I look right at him. “I think it’s only fair. She’s practically my mother. She’s done so much for me. I owe her the truth.” I smile and add, “And besides, if you didn’t agree with my decision to tell her the truth, you’d have already made that perfectly clear to me by now.”
Victor smiles back at me and fits his hands on my waist, helping me off the counter.
“I guess we better get ready then if we’re going to get there on time,” he says and walks me to the shower. I step out of my panties before stepping inside the shower with him.
Victor had told Dina, and me, that he would take me to see her a few days after Fredrik’s contact took her away from Lake Havasu City. But things didn’t quite turn out how we planned. Victor and Fredrik both agreed that it was too risky and too soon. I overheard them talking one night about Dina and about how she might have had surveillance on her before Fredrik’s contact arrived that night. Victor wanted to be certain that wasn’t the case and that if any of us happened to show up where Dina was being hidden, we wouldn’t fall right into the trap. But as the days passed and Fredrik continued to monitor the house where Dina has been kept, he and Victor agreed that it is, in fact, safe.
Today, I finally get to see her since I left with Eric and Dahlia for Los Angeles.
CHAPTER THIRTEEN
Victor
Sarai must be prepared, not just for the imminent threats, but for the life which lies ahead of her. She chose her path a long time ago, she chose it the day she met me even if she wasn’t aware of it at the time. I wanted to look the other way, as much as I fought with myself and my strange and unnatural need to be near her, I still wanted her to have a normal life.
I did not want her to end up like me…
But I knew the day that I left her eight months ago, I knew before I walked out of that hospital room with Mrs.

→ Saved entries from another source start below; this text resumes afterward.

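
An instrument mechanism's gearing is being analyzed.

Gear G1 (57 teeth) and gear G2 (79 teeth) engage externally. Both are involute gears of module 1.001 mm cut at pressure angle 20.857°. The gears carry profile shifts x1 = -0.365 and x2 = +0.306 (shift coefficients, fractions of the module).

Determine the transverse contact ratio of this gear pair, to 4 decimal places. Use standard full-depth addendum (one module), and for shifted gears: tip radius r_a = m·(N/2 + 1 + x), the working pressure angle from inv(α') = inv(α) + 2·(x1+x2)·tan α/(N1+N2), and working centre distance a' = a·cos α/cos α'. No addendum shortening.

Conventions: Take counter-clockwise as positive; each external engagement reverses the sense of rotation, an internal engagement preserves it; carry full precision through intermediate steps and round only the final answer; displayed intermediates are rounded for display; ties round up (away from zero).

1.7600

topology: single-mesh involute geometry — m = 1.001, 57T/79T pair
base radii: r_b1 = 26.659083, r_b2 = 36.948553
tip radii: r_a1 = 29.164135, r_a2 = 40.846806
inv(α') = inv(20.857°) + 2·(-0.365+0.306)·tan α/(57+79) = 0.01664929  ⇒  α' = 20.72562°
a' = a·cos α / cos α' = 68.0680·cos 20.857°/cos 20.72562° = 68.008763
action lengths: √(r_a1²−r_b1²) = 11.825400, √(r_a2²−r_b2²) = 17.414533
base pitch p_b = π·m·cos α = 2.938666
CR = (11.825400 + 17.414533 − 68.008763·sin 20.72562°)/2.938666 = 1.760017
contact ratio ≈ 1.7600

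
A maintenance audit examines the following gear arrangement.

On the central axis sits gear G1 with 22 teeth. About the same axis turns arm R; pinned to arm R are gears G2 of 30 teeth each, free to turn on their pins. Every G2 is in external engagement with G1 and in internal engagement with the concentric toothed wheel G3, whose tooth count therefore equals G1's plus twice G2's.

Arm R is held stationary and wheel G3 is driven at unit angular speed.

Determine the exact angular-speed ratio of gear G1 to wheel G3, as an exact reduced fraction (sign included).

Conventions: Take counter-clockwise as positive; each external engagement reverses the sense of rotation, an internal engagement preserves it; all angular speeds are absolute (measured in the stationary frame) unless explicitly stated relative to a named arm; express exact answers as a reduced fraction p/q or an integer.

topology: planetary set — G1 22T / G2 30T / G3 82T, arm = carrier (Willis)
ring teeth: 22 + 2·30 = 82
22(ω_sun−ω_arm) = −82(ω_ring−ω_arm),  ω_arm = 0, ω_ring = 1
ω_sun = 0 − (82/22)(1−0) = -41/11
ω_out/ω_in = -41/11

-41/11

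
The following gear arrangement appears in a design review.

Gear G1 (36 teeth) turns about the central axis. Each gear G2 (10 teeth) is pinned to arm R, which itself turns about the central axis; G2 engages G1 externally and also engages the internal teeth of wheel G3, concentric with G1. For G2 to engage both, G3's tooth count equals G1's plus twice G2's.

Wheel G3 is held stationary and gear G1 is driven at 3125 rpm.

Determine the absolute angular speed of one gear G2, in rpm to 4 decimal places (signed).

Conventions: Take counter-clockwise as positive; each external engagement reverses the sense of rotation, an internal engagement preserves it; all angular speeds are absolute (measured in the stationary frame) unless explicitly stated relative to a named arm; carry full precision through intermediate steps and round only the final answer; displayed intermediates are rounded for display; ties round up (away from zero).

-5625.0000 rpm

topology: planetary set — G1 36T / G2 10T / G3 56T, arm = carrier (Willis)
normalise by the input: solve with ω_sun = 1, then scale by 3125 rpm
ring teeth: 36 + 2·10 = 56
36(ω_sun−ω_arm) = −56(ω_ring−ω_arm),  ω_ring = 0, ω_sun = 1
36(1−ω_arm) = −56(0−ω_arm)  ⇒  92·ω_arm = 36  ⇒  ω_arm = 9/23
sun–planet mesh: 36·(1−9/23) = −10·(ω_p−ω_arm)  ⇒  ω_p−ω_arm = -252/115
ω_p = 9/23 − 252/115 = -9/5
scale: ω_p = -9/5 × 3125 rpm = -5625.0000 rpm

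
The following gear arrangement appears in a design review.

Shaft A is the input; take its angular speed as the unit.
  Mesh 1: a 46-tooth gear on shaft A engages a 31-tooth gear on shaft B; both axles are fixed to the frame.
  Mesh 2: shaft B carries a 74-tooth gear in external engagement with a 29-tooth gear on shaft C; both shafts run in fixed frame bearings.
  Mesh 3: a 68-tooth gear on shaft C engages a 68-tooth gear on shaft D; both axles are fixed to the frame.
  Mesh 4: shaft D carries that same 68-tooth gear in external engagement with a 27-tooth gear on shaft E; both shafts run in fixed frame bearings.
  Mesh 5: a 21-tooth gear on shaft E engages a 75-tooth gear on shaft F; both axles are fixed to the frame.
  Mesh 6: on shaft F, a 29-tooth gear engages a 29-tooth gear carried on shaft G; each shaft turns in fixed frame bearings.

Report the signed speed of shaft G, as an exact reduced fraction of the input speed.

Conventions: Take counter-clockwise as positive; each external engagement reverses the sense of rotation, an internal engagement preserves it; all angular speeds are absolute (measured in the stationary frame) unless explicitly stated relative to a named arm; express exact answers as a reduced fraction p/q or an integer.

1620304/606825

6-mesh fixed-axis compound train (all bearings frame-fixed)
mesh 1 [46T→31T]: |ω|/ω_in = 1×46/31 = 46/31, sense flips to −
mesh 2 [74T→29T]: |ω|/ω_in = (46/31)×74/29 = 3404/899, sense flips to +
mesh 3 [68T→68T]: |ω|/ω_in = (3404/899)×68/68 = 3404/899, sense flips to −
mesh 4 [68T→27T]: |ω|/ω_in = (3404/899)×68/27 = 231472/24273, sense flips to +
mesh 5 [21T→75T]: |ω|/ω_in = (231472/24273)×21/75 = 1620304/606825, sense flips to −
mesh 6 [29T→29T]: |ω|/ω_in = (1620304/606825)×29/29 = 1620304/606825, sense flips to +
signed output speed (× input speed) = 1620304/606825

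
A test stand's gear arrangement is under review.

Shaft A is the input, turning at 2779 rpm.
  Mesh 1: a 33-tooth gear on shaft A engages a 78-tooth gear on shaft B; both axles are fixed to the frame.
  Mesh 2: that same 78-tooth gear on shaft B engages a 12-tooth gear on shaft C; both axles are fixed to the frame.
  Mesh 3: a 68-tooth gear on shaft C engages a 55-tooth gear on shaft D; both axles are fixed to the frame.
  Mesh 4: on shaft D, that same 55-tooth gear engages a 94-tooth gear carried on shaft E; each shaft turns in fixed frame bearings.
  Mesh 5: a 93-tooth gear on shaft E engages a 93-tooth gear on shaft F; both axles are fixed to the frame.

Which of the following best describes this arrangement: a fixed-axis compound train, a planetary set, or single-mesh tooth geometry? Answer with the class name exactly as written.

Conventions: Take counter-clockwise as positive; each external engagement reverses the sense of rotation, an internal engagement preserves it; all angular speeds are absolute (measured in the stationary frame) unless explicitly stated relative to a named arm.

5-mesh fixed-axis compound train (all bearings frame-fixed)
classification: fixed-axis compound train

fixed-axis compound train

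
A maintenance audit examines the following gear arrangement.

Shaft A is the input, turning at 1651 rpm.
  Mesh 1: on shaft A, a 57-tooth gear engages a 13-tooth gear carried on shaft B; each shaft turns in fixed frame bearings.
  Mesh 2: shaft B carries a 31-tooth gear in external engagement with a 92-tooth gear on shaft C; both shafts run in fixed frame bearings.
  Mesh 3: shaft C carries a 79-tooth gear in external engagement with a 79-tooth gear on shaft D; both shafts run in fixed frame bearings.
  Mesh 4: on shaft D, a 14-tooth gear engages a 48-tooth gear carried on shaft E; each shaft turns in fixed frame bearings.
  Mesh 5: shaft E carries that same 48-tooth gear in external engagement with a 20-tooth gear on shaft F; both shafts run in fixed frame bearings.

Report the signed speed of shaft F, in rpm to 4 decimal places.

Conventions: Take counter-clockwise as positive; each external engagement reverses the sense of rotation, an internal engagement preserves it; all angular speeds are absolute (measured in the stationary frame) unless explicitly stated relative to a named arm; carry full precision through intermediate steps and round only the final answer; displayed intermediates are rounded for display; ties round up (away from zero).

5-mesh fixed-axis compound train (all bearings frame-fixed)
mesh 1 [57T→13T]: ω = 1651.0000×57/13 = 7239.0000 rpm, sense flips to −
mesh 2 [31T→92T]: ω = 7239.0000×31/92 = 2439.2283 rpm, sense flips to +
mesh 3 [79T→79T]: ω = 2439.2283×79/79 = 2439.2283 rpm, sense flips to −
mesh 4 [14T→48T]: ω = 2439.2283×14/48 = 711.4416 rpm, sense flips to +
mesh 5 [48T→20T]: ω = 711.4416×48/20 = 1707.4598 rpm, sense flips to −
signed output speed = -1707.4598 rpm

-1707.4598 rpm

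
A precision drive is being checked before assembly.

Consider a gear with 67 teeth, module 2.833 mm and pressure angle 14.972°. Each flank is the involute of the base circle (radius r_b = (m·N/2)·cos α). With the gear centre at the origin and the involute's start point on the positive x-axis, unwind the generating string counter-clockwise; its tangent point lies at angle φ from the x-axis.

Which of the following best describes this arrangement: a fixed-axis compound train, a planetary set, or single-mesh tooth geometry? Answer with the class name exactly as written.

single-mesh tooth geometry

single-mesh involute tooth geometry (67T wheel at module 2.833)
classification: single-mesh tooth geometry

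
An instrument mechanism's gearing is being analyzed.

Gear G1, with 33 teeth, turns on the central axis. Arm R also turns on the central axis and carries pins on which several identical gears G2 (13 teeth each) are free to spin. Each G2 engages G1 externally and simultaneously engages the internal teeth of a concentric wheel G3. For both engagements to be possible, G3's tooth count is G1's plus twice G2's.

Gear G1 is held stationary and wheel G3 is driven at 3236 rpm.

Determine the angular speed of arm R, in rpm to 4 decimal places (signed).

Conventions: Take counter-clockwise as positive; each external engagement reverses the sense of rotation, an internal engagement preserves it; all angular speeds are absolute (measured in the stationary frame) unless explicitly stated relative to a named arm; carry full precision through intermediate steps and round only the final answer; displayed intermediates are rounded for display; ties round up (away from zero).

+2075.2609 rpm

recognized (axles ride arm R): planetary set, 33/13/59 teeth
normalise by the input: solve with ω_ring = 1, then scale by 3236 rpm
ring teeth: 33 + 2·13 = 59
33(ω_sun−ω_arm) = −59(ω_ring−ω_arm),  ω_sun = 0, ω_ring = 1
33(0−ω_arm) = −59(1−ω_arm)  ⇒  92·ω_arm = 59  ⇒  ω_arm = 59/92
scale: ω_arm = 59/92 × 3236 rpm = +2075.2609 rpm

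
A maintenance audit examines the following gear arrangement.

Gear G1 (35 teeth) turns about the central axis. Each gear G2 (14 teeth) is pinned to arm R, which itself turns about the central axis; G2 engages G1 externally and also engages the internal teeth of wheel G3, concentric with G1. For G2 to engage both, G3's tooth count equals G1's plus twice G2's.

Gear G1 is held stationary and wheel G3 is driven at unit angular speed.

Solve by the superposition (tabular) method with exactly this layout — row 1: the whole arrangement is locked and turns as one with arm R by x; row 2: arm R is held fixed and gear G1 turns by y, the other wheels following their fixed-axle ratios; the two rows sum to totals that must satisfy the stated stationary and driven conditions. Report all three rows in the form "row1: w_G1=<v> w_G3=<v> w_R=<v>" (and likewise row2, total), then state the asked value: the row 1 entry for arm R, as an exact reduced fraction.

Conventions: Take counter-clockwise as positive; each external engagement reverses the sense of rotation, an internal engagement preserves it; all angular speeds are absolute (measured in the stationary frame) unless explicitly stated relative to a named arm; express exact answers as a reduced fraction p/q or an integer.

row1: w_G1=9/14 w_G3=9/14 w_R=9/14
row2: w_G1=-9/14 w_G3=5/14 w_R=0
total: w_G1=0 w_G3=1 w_R=9/14
asked value: 9/14

recognized (axles ride arm R): planetary set, 35/14/63 teeth
superposition row 1 [locked train]: every member turns x
row 2: sun turns y, ring = −(35/63)·y, arm 0
boundary: total ω_sun = x + y = 0 and total ω_ring = x − (35/63)·y = 1  ⇒  y = -9/14, x = 9/14
row 2 ring = −(35/63)·(-9/14) = 5/14
totals (row 1 + row 2): sun 9/14 + (-9/14) = 0, ring 9/14 + 5/14 = 1, arm 9/14 + 0 = 9/14
asked cell (row1, arm) = 9/14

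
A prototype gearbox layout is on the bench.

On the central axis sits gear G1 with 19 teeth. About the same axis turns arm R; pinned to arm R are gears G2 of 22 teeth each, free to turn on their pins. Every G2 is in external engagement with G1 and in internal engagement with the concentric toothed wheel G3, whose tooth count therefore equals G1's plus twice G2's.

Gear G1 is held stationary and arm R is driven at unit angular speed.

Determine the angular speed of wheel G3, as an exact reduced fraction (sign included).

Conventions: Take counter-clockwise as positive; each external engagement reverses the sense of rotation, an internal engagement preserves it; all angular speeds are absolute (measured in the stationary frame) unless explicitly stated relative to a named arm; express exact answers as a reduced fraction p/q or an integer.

planetary set (19T centre, 22T on arm, 63T internal) — Willis relation
ring teeth: 19 + 2·22 = 63
19(ω_sun−ω_arm) = −63(ω_ring−ω_arm),  ω_sun = 0, ω_arm = 1
ω_ring = 1 − (19/63)(0−1) = 82/63
exact speed ratio = 82/63

82/63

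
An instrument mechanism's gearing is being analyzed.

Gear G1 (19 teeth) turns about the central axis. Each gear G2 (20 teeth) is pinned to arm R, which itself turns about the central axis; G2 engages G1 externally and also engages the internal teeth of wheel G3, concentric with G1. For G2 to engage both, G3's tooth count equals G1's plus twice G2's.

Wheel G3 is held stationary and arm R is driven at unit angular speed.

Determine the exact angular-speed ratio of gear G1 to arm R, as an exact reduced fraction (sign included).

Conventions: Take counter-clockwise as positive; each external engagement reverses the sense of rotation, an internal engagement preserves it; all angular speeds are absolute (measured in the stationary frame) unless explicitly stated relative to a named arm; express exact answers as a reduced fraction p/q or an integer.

planetary set (19T centre, 20T on arm, 59T internal) — Willis relation
ring teeth: 19 + 2·20 = 59
19(ω_sun−ω_arm) = −59(ω_ring−ω_arm),  ω_ring = 0, ω_arm = 1
ω_sun = 1 − (59/19)(0−1) = 78/19
ω_out/ω_in = 78/19

78/19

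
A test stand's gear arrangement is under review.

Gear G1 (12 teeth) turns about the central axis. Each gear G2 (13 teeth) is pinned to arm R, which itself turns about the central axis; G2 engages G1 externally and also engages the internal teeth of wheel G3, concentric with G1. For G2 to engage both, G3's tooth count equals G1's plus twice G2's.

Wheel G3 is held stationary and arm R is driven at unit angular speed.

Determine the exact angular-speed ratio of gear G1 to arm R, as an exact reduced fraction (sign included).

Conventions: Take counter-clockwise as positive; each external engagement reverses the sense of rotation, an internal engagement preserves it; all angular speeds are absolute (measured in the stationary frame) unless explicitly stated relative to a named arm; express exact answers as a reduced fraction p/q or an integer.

25/6

topology: planetary set — G1 12T / G2 13T / G3 38T, arm = carrier (Willis)
ring teeth: 12 + 2·13 = 38
12(ω_sun−ω_arm) = −38(ω_ring−ω_arm),  ω_ring = 0, ω_arm = 1
ω_sun = 1 − (38/12)(0−1) = 25/6
ω_out/ω_in = 25/6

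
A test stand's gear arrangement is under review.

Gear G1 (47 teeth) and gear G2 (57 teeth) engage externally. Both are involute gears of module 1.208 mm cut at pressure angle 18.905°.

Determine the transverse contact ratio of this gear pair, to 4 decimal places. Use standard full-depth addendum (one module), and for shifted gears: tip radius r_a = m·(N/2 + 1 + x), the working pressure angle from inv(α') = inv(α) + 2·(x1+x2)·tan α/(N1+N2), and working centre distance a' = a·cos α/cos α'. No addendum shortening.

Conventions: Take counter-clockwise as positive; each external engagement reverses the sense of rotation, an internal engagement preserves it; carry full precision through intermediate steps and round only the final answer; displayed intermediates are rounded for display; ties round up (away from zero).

1.8222

class = single-mesh tooth geometry [involute pair 47T × 57T, m = 1.208]
base radii: r_b1 = 26.856669, r_b2 = 32.570853
tip radii: r_a1 = 29.596000, r_a2 = 35.636000
no profile shift: α' = α, a' = a
action lengths: √(r_a1²−r_b1²) = 12.435536, √(r_a2²−r_b2²) = 14.459046
base pitch p_b = π·m·cos α = 3.590328
CR = (12.435536 + 14.459046 − 62.816000·sin 18.90500°)/3.590328 = 1.822173
contact ratio ≈ 1.8222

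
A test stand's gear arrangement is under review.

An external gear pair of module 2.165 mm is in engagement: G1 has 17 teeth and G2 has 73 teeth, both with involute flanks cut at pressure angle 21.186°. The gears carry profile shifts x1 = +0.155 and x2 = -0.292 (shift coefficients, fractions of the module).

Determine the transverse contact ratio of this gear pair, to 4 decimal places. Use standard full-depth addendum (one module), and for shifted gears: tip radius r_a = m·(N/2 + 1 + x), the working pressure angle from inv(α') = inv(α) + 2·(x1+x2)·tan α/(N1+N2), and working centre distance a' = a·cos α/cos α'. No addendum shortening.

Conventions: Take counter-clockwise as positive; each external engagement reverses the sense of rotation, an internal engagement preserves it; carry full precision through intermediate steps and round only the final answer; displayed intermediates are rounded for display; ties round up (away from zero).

1.5969

class = single-mesh tooth geometry [involute pair 17T × 73T, m = 2.165]
base radii: r_b1 = 17.158714, r_b2 = 73.681538
tip radii: r_a1 = 20.903075, r_a2 = 80.555320
inv(α') = inv(21.186°) + 2·(+0.155-0.292)·tan α/(17+73) = 0.01664790  ⇒  α' = 20.72506°
a' = a·cos α / cos α' = 97.4250·cos 21.186°/cos 20.72506° = 97.125296
action lengths: √(r_a1²−r_b1²) = 11.938051, √(r_a2²−r_b2²) = 32.560567
base pitch p_b = π·m·cos α = 6.341846
CR = (11.938051 + 32.560567 − 97.125296·sin 20.72506°)/6.341846 = 1.596938
contact ratio ≈ 1.5969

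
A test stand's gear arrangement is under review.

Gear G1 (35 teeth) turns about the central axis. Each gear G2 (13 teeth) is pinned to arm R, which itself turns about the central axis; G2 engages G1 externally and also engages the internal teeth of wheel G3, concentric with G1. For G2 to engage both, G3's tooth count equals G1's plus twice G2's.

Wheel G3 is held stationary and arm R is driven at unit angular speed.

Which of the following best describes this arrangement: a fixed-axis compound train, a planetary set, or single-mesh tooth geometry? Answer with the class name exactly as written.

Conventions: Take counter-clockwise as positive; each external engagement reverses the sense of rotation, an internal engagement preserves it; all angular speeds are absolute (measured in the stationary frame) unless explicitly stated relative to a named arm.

class = planetary set [G3 = 35+2·13 = 61; Willis about the carrier]
classification: planetary set

planetary set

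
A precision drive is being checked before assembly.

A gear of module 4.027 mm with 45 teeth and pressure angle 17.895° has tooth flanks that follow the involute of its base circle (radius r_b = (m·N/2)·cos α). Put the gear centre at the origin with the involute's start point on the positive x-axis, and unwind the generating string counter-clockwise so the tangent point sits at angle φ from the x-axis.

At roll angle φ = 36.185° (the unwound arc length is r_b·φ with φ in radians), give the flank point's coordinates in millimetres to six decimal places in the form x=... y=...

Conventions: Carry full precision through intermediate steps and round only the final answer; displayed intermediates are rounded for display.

x=101.742355 y=6.955095

class = single-mesh tooth geometry [base-circle involute, m = 4.027, 45T]
pitch radius r_p = m·N/2 = 4.027·45/2 = 90.607500
base radius r_b = r_p·cos α = 90.607500·cos 17.895° = 86.224020
roll angle φ = 36.185° = 0.63154739 rad
x = r_b·(cos φ + φ·sin φ) = 101.742355
y = r_b·(sin φ − φ·cos φ) = 6.955095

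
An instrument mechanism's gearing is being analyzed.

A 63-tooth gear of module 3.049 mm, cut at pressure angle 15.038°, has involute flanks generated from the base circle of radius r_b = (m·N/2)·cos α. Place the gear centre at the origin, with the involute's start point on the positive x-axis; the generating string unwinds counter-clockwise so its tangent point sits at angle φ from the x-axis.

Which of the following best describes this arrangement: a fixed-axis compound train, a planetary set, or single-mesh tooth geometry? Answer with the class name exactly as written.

single-mesh tooth geometry

topology: single-mesh involute geometry — m = 3.049, N = 63
classification: single-mesh tooth geometry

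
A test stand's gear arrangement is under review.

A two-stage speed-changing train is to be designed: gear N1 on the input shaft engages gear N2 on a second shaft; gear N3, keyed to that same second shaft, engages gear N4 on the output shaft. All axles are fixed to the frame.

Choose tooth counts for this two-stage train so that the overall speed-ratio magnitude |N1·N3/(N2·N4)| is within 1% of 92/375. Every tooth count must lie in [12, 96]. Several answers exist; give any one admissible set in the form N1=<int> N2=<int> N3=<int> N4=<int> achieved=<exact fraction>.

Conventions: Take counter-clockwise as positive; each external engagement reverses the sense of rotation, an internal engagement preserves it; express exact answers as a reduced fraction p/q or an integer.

N1=12 N2=15 N3=23 N4=75 achieved=92/375

class = fixed-axis compound train [2-stage, 92/375 wanted]
target = 92/375 in lowest terms: an exact hit needs N1·N3 = k·92 and N2·N4 = k·375 for one integer k, every count in [12, 96]; additionally prefer no 1:1 stage (N1 ≠ N2, N3 ≠ N4)
k = 1…2: no 1:1-free in-range split of k·92 and k·375 into factor pairs; take k = 3
k = 3: N1·N3 = 276 = 12·23, N2·N4 = 1125 = 15·75
achieved = 12·23/(15·75) = 92/375; |achieved − target| = 0 ≤ 23/9375 ✓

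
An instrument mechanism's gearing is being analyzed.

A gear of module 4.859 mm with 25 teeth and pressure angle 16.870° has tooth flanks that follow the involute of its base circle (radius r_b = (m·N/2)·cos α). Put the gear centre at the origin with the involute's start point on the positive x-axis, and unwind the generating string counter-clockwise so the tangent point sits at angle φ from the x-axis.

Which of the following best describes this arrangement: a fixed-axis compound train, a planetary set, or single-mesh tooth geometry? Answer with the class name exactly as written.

single-mesh tooth geometry

class = single-mesh tooth geometry [base-circle involute, m = 4.859, 25T]
classification: single-mesh tooth geometry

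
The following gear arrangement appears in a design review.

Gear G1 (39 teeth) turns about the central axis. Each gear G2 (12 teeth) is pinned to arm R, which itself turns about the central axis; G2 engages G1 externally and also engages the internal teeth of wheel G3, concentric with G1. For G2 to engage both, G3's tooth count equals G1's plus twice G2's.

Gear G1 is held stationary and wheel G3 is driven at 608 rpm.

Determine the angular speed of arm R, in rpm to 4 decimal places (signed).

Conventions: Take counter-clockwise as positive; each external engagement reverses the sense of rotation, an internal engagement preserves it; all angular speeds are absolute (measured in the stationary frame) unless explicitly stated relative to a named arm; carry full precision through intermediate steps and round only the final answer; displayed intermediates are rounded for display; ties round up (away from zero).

class = planetary set [G3 = 39+2·12 = 63; Willis about the carrier]
normalise by the input: solve with ω_ring = 1, then scale by 608 rpm
ring teeth: 39 + 2·12 = 63
39(ω_sun−ω_arm) = −63(ω_ring−ω_arm),  ω_sun = 0, ω_ring = 1
39(0−ω_arm) = −63(1−ω_arm)  ⇒  102·ω_arm = 63  ⇒  ω_arm = 21/34
scale: ω_arm = 21/34 × 608 rpm = +375.5294 rpm

+375.5294 rpm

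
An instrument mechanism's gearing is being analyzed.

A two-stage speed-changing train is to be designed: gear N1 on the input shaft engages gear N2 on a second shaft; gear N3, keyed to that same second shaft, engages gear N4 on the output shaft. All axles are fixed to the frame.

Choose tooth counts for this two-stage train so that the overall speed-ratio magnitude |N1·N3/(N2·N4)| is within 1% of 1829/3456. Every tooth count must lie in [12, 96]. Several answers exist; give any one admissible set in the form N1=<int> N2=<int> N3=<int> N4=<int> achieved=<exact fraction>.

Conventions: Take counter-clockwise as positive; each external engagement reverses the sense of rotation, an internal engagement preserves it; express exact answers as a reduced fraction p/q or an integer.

N1=31 N2=36 N3=59 N4=96 achieved=1829/3456

2-stage fixed-axis compound train for ratio 1829/3456
target = 1829/3456 in lowest terms: an exact hit needs N1·N3 = k·1829 and N2·N4 = k·3456 for one integer k, every count in [12, 96]; additionally prefer no 1:1 stage (N1 ≠ N2, N3 ≠ N4)
k = 1: N1·N3 = 1829 = 31·59, N2·N4 = 3456 = 36·96
achieved = 31·59/(36·96) = 1829/3456; |achieved − target| = 0 ≤ 1829/345600 ✓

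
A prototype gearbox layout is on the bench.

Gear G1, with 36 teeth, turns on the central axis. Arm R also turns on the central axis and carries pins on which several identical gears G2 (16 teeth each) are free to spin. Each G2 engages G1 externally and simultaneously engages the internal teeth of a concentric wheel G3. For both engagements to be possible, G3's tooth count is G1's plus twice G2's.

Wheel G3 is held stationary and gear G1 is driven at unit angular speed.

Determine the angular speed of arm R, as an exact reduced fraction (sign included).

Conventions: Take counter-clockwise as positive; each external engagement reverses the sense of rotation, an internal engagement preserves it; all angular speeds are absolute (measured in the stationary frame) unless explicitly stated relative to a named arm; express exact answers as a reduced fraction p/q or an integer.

9/26

planetary set (36T centre, 16T on arm, 68T internal) — Willis relation
ring teeth: 36 + 2·16 = 68
36(ω_sun−ω_arm) = −68(ω_ring−ω_arm),  ω_ring = 0, ω_sun = 1
36(1−ω_arm) = −68(0−ω_arm)  ⇒  104·ω_arm = 36  ⇒  ω_arm = 9/26
exact speed ratio = 9/26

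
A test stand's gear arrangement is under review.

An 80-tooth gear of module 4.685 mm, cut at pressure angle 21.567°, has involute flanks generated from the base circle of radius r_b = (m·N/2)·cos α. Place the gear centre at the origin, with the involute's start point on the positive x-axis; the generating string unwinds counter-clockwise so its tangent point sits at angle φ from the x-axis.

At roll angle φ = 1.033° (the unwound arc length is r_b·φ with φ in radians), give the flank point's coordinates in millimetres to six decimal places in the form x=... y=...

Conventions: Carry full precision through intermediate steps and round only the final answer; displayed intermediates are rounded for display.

x=174.308141 y=0.000340

topology: single-mesh involute geometry — m = 4.685, N = 80
pitch radius r_p = m·N/2 = 4.685·80/2 = 187.400000
base radius r_b = r_p·cos α = 187.400000·cos 21.567° = 174.279818
roll angle φ = 1.033° = 0.01802925 rad
x = r_b·(cos φ + φ·sin φ) = 174.308141
y = r_b·(sin φ − φ·cos φ) = 0.000340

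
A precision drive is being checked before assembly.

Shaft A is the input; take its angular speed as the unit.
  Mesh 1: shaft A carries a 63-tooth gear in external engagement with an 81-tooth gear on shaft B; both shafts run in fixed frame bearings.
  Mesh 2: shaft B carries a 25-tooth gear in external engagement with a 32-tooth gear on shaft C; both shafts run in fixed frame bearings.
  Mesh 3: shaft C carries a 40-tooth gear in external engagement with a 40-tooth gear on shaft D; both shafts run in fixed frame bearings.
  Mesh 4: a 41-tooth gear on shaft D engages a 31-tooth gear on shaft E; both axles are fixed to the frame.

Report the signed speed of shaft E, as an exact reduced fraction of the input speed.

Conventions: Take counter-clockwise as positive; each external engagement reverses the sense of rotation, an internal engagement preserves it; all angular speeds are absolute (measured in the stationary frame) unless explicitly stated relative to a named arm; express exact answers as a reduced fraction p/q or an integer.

7175/8928

4-mesh fixed-axis compound train (all bearings frame-fixed)
mesh 1 [63T→81T]: |ω|/ω_in = 1×63/81 = 7/9, sense flips to −
mesh 2 [25T→32T]: |ω|/ω_in = (7/9)×25/32 = 175/288, sense flips to +
mesh 3 [40T→40T]: |ω|/ω_in = (175/288)×40/40 = 175/288, sense flips to −
mesh 4 [41T→31T]: |ω|/ω_in = (175/288)×41/31 = 7175/8928, sense flips to +
signed output speed (× input speed) = 7175/8928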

Gregory at her bedside, that I would one day go back for her. It was never my intention or my plan, I simply knew that it would eventually happen, one way or another.
Twenty-eight years of the thirty-seven that I have been alive I have known only life in the Order. I have known only discipline and death. I have never known friendship or love without suspicion and betrayal. I have been…programmed to defy customary human emotions and actions, but I…It wasn’t until I met Sarai that I allowed myself to believe that Vonnegut and the Order were not my family, that they used me as their perfect soldier. They denied me all my life the very elements that make us human. And I cannot let that go unpunished.